作者說了，這次IOU誤差0.5是在接受範圍內。所以我在objectness_loss方法中加入了判斷語句。讓誤差小於0.5的IUO_loss都等於1e-8（一個非常接近0的數）。這裡作者希望box中沒目標點的box相應的IOU預測為0，我用1e-8表示

計算Class的損失函式：
這裡寫圖片描述
程式碼實現：

def class_loss( inputs, labels ):
    classloss = tf.square( labels - inputs )
    loss_sum = tf.reduce_sum( classloss )

    return loss_sum

這種loss的計算就是機器學習的基礎。沒難度。

計算location的損失函式：
這裡寫圖片描述
程式碼實現：

def location_loss( x, y, width, height, l_x, l_y, l_width, l_height, alpha = 5 ):
    point_loss = ( tf.square( l_x - x ) + tf.square( l_y - y ) ) * alpha
    size_loss = ( tf.square( tf.sqrt( l_width ) - tf.sqrt( width ) ) + tf.square( tf.sqrt( l_height ) - tf.sqrt( height ) ) ) * alpha

    location_loss = point_loss + size_loss

    return location_loss

這裡有開方，所以等下在寫net的時候記得輸出取絕對值就好。避免等下根號下為負數輸出為nan。

IOU

IOU為目標的預測框與目標的標籤框的交集的面積佔兩框總面積的比
這裡我們我們知道了標籤框的中點座標，寬，高與預測框的中點座標，寬，高。然後就是解初中數學題了。
在這裡我儘量避免分母出現0的情況防止出現令人煩惱的nan錯誤

def IOU_calculator( x, y, width, height, l_x, l_y, l_width, l_height ):
    '''
    Cculate IOU

    :param x: net predicted x
    :param y: net predicted y
    :param width: net predicted width
    :param height: net predicted height
    :param l_x: label x
    :param l_y: label y
    :param l_width: label width
    :param l_height: label height
    :return: IOU
    '''

    x_max = calculate_max( x , width / 2 )
    y_max = calculate_max( y, height / 2 )
    x_min = calculate_min( x, width / 2 )
    y_min = calculate_min( y, height / 2 )

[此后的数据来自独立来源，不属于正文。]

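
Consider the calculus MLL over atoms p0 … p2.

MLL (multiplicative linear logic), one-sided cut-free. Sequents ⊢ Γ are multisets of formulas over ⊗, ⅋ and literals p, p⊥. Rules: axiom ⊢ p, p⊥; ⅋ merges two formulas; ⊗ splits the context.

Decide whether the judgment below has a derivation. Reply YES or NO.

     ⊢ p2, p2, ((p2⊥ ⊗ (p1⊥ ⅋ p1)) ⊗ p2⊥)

Proof tree:
[⊗]  ⊢ p2, p2, ((p2⊥ ⊗ (p1⊥ ⅋ p1)) ⊗ p2⊥)
  [⊗]  ⊢ p2, (p2⊥ ⊗ (p1⊥ ⅋ p1))
    [Ax]  ⊢ p2, p2⊥
    [⅋]  ⊢ (p1⊥ ⅋ p1)
      [Ax]  ⊢ p1, p1⊥
  [Ax]  ⊢ p2, p2⊥

Result: YES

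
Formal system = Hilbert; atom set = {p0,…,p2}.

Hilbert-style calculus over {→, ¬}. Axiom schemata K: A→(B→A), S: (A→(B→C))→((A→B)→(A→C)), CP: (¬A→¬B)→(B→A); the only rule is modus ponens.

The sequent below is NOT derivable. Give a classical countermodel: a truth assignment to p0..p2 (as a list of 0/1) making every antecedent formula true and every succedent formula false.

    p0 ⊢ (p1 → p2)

Truth-table refutation:
  v=000: Γ:[p0=F] Δ:[(p1 → p2)=T] refutes=False
  v=001: Γ:[p0=F] Δ:[(p1 → p2)=T] refutes=False
  v=010: Γ:[p0=F] Δ:[(p1 → p2)=F] refutes=False
  v=011: Γ:[p0=F] Δ:[(p1 → p2)=T] refutes=False
  v=100: Γ:[p0=T] Δ:[(p1 → p2)=T] refutes=False
  v=101: Γ:[p0=T] Δ:[(p1 → p2)=T] refutes=False
  v=110: Γ:[p0=T] Δ:[(p1 → p2)=F] refutes=True  ← countermodel

Result: [1, 1, 0]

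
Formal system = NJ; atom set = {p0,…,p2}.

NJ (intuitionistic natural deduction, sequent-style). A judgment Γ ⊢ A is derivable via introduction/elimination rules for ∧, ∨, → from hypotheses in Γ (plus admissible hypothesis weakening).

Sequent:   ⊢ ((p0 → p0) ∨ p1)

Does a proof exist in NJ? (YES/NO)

Derivation (root first):
[∨I₁]  ⊢ ((p0 → p0) ∨ p1)
  [→I]  ⊢ (p0 → p0)
    [Ax] p0 ⊢ p0

Result: YES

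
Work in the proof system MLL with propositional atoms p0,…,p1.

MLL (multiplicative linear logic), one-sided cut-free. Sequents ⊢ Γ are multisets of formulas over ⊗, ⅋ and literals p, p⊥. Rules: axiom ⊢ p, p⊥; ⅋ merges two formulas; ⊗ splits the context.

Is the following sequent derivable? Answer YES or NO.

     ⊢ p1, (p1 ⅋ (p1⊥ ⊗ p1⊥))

Proof tree:
[⅋]  ⊢ p1, (p1 ⅋ (p1⊥ ⊗ p1⊥))
  [⊗]  ⊢ p1, p1, (p1⊥ ⊗ p1⊥)
    [Ax]  ⊢ p1, p1⊥
    [Ax]  ⊢ p1, p1⊥

Result: YES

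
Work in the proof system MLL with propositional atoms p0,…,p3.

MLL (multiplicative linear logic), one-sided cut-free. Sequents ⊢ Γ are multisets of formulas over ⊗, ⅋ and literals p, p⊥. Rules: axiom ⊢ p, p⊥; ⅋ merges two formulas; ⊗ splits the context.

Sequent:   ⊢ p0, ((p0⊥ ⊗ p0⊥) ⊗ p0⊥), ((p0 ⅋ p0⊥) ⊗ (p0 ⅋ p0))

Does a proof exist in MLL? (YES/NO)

Derivation (root first):
[⊗]  ⊢ p0, ((p0⊥ ⊗ p0⊥) ⊗ p0⊥), ((p0 ⅋ p0⊥) ⊗ (p0 ⅋ p0))
  [⅋]  ⊢ (p0 ⅋ p0⊥)
    [Ax]  ⊢ p0, p0⊥
  [⅋]  ⊢ p0, ((p0⊥ ⊗ p0⊥) ⊗ p0⊥), (p0 ⅋ p0)
    [⊗]  ⊢ p0, p0, p0, ((p0⊥ ⊗ p0⊥) ⊗ p0⊥)
      [⊗]  ⊢ p0, p0, (p0⊥ ⊗ p0⊥)
        [Ax]  ⊢ p0, p0⊥
        [Ax]  ⊢ p0, p0⊥
      [Ax]  ⊢ p0, p0⊥

Result: YES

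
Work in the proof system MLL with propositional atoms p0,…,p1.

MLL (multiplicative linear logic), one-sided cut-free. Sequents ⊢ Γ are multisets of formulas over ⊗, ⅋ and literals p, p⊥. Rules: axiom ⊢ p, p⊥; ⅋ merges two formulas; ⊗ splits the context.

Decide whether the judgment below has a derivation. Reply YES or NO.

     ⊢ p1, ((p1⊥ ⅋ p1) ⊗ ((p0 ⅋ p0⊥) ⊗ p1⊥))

Derivation trace:
[⊗]  ⊢ p1, ((p1⊥ ⅋ p1) ⊗ ((p0 ⅋ p0⊥) ⊗ p1⊥))
  [⅋]  ⊢ (p1⊥ ⅋ p1)
    [Ax]  ⊢ p1, p1⊥
  [⊗]  ⊢ p1, ((p0 ⅋ p0⊥) ⊗ p1⊥)
    [⅋]  ⊢ (p0 ⅋ p0⊥)
      [Ax]  ⊢ p0, p0⊥
    [Ax]  ⊢ p1, p1⊥

Result: YES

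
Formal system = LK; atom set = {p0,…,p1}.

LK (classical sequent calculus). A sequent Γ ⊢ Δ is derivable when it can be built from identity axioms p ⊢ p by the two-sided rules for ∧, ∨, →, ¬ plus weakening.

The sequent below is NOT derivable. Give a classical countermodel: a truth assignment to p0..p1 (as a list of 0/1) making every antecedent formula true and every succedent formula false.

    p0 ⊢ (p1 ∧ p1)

Truth-table refutation:
  v=00: Γ:[p0=F] Δ:[(p1 ∧ p1)=F] refutes=False
  v=01: Γ:[p0=F] Δ:[(p1 ∧ p1)=T] refutes=False
  v=10: Γ:[p0=T] Δ:[(p1 ∧ p1)=F] refutes=True  ← countermodel

Result: [1, 0]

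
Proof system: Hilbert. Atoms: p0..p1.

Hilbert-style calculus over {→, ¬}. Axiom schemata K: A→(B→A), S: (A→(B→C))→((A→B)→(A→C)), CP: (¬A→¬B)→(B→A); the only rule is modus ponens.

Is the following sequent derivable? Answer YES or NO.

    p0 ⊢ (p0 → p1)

Truth-table refutation:
  v=00: Γ:[p0=F] Δ:[(p0 → p1)=T] refutes=False
  v=01: Γ:[p0=F] Δ:[(p0 → p1)=T] refutes=False
  v=10: Γ:[p0=T] Δ:[(p0 → p1)=F] refutes=True  ← countermodel

Result: NO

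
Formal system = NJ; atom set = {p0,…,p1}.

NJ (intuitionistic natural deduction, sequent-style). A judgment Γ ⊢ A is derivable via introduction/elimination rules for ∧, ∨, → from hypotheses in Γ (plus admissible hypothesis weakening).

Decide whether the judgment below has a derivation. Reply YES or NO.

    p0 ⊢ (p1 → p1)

Derivation trace:
[Wk] p0 ⊢ (p1 → p1)
  [→I]  ⊢ (p1 → p1)
    [Ax] p1 ⊢ p1

Result: YES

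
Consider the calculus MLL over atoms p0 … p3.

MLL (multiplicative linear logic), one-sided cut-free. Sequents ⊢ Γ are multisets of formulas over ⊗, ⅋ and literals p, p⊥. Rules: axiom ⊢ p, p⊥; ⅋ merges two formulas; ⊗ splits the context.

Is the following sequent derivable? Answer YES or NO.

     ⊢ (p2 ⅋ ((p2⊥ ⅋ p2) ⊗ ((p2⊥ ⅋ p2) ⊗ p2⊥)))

Derivation trace:
[⅋]  ⊢ (p2 ⅋ ((p2⊥ ⅋ p2) ⊗ ((p2⊥ ⅋ p2) ⊗ p2⊥)))
  [⊗]  ⊢ p2, ((p2⊥ ⅋ p2) ⊗ ((p2⊥ ⅋ p2) ⊗ p2⊥))
    [⅋]  ⊢ (p2⊥ ⅋ p2)
      [Ax]  ⊢ p2, p2⊥
    [⊗]  ⊢ p2, ((p2⊥ ⅋ p2) ⊗ p2⊥)
      [⅋]  ⊢ (p2⊥ ⅋ p2)
        [Ax]  ⊢ p2, p2⊥
      [Ax]  ⊢ p2, p2⊥

Result: YES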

    l_x_max = calculate_max( l_x, width / 2 )
    l_y_max = calculate_max( l_y, height / 2 )
    l_x_min = calculate_min( l_x, width / 2 )
    l_y_min = calculate_min( l_y, height / 2 )

    '''--------Caculate Both Area's point--------'''
    xend = tf.minimum( x_max, l_x_max )
    xstart = tf.maximum( x_min, l_x_min )

    yend = tf.minimum( y_max, l_y_max )
    ystart = tf.maximum( y_min, l_y_min )

    area_width = xend - xstart
    area_height = yend - ystart

    '''--------Caculate the IOU--------'''
    area = area_width * area_height

    all_area = tf.cond( ( width * height + l_width * l_height - area ) <= 0, lambda : tf.cast( 1e-8, tf.float32 ), lambda : ( width * height + l_width * l_height - area ) )

    IOU = area / all_area

    IOU = tf.cond( area_width < 0, lambda : tf.cast( 1e-8, tf.float32 ), lambda : IOU )
    IOU = tf.cond( area_height < 0, lambda : tf.cast( 1e-8, tf.float32 ), lambda : IOU )

    return IOU

net

DarkNet-53論文中的結構圖：
這裡寫圖片描述
論文中說它有3種不同大小的scale。scale中的引數分別從上圖的倒數第一個框，倒數第二個框，倒數第三個框的輸出中得到引數，並分別加上最後一層的輸出的引數。作者說這樣能夠獲得很多很多的“特徵”（feature）

我是用的啟用函式是Leky Relu。因為tensorflow中沒有Leky Relu所以我自己寫了一個。其實本質就是在x的負方向梯度不為0的Relu函式。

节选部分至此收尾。